In het onderhavige besluit wordt de bevoegdheid om op grond van de bovengenoemde wetten bestuursdwang toe te passen eveneens gemandateerd aan de korpschef van het regionaal politiekorps Amsterdam-Amstelland. De medewerkers van - ondermeer - het regionaal politiekorps Amsterdam-Amstelland zijn op grond van artikel 87, tweede lid, Wp2000 en artikel 158, eerste lid, WVW 1994 weliswaar belast met het toezicht op de naleving van deze wetten en de daarop gebaseerde regelgeving, maar beschikken niet over de hierboven genoemde bevoegdheid tot toepassing van bestuursdwang.
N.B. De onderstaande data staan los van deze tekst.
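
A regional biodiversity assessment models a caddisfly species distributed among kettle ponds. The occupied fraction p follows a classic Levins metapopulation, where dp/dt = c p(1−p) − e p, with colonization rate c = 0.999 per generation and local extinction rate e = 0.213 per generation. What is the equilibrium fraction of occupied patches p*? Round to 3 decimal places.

0.787

At equilibrium, colonization balances extinction: c·p*·(1−p*) = e·p*.
So p* = 1 − e/c = 1 − 0.213/0.999 = 1 − 0.2132 = 0.7868.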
Het grote aantal overtredingen met betrekking tot taxivervoer in Amsterdam noopt echter tot een verscherpt toezicht op de naleving van de Wp2000, de WVW 1994 en de daarop gebaseerde regelgeving alsmede tot een verhoogde inzet van handhavinginstrumenten daarbij. Gelet op de grote capaciteitsbehoefte in dat kader heeft de korpsbeheerder van het regionaal politiekorps Amsterdam-Amstelland de minister van Verkeer en Waterstaat verzocht om mandatering van de hierboven genoemde bevoegdheid tot toepassing van bestuursdwang, voorzover het betreft de handhaving van verplichtingen inzake taxivervoer. Gelet op de bijzondere situatie met betrekking tot taxivervoer in Amsterdam heeft de minister met dit verzoek ingestemd om zo tot een meer doeltreffende handhaving van bovengenoemde wet- en regelgeving te komen. Daarnaast zijn afspraken gemaakt over de extra inzet van het regionaal politiekorps.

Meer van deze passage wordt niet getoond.